In questa raccolta c’è pure l’amore, inteso come fuoco, e poi ancora poesie dedicate a persone che non ci sono più. Ecco il padre che, dopo aver patito tante sofferenze, muore, quel padre che «Ha jetteatu u sangu ’si terre appennini / pe feari e mia ’n uominu e pinna» – ‘Ha buttato il sangue lontano da casa / per farmi studiare e diventare qualcuno’. E ancora ecco il suo quartiere, povero ma caro: Padia. Il poeta vorrebbe, dopo essere morto, esser bruciato dentro «nu’ bellu fuocu […] / E pu intra nu grupu e du riroggiu / allu vientu e Muccunu esser ammuccieatu» – ‘Nel bel fuoco / nascosto al vento di Mucone / in un buco della Torre antica’. Anche qui l’adesione del poeta va alla povera gente e questa volta sono di scena i «Vù cumprà / vieni ccà / io ti fazzu risparmià / simi tutti / figli e ddiu / cussì mangiu puru iu» – ‘Vù cumprà / vieni qua / io ti faccio risparmiare / siamo tutti / figli di dio / così mangio pure io’ (Ninna nanna pe’ Nateali).

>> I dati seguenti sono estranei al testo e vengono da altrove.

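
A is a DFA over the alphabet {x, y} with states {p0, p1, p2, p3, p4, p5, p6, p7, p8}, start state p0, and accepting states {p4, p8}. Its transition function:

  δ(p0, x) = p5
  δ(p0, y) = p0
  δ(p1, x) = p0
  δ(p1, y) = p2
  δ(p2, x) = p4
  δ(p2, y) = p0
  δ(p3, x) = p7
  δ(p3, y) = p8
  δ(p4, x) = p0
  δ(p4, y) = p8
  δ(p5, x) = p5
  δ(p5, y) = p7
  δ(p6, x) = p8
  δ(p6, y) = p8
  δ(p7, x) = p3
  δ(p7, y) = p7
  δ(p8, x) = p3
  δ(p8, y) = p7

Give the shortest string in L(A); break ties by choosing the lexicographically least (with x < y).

xyxy

A breadth-first search from p0 reaches an accepting state first via the path p0 → p5 → p7 → p3 → p8 on input xyxy.
No string of length < 4 is accepted (BFS exhausts all shorter strings without reaching an accepting state), and xyxy is the lexicographically least accepting string of length 4.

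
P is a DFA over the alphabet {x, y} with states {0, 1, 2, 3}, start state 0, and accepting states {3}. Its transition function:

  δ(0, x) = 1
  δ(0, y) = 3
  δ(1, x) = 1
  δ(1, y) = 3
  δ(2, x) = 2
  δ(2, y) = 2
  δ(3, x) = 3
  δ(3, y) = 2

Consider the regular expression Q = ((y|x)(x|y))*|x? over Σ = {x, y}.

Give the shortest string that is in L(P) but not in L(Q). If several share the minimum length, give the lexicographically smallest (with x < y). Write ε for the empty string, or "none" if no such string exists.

The string y is accepted by P but not by Q.
No shorter string lies in the difference, and y is the lexicographically first length-1 string in L(P) \ L(Q).

y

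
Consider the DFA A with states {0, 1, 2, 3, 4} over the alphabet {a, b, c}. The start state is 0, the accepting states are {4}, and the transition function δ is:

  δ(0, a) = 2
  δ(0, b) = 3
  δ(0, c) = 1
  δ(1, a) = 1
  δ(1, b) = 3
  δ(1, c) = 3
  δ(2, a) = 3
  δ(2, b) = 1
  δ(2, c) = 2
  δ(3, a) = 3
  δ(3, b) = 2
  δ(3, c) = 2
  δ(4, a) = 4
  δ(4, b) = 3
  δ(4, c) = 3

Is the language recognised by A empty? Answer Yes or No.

Yes

The states reachable from the start state are {0, 1, 2, 3}.
None of the accepting states {4} is reachable, so no string is accepted and L(A) = ∅.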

In conclusione, Curto è un vero poeta – e lo ribadisco – un eccellente poeta che ben figura, o meglio, può ben stare accanto agli altri poeti odierni reputati per la maggiore. Vale veramente la pena di conoscere e meditare la poesia di Curto, e pure la critica accademica dovrebbe studiarla di più e presentarla anche agli studenti per tesi di laurea.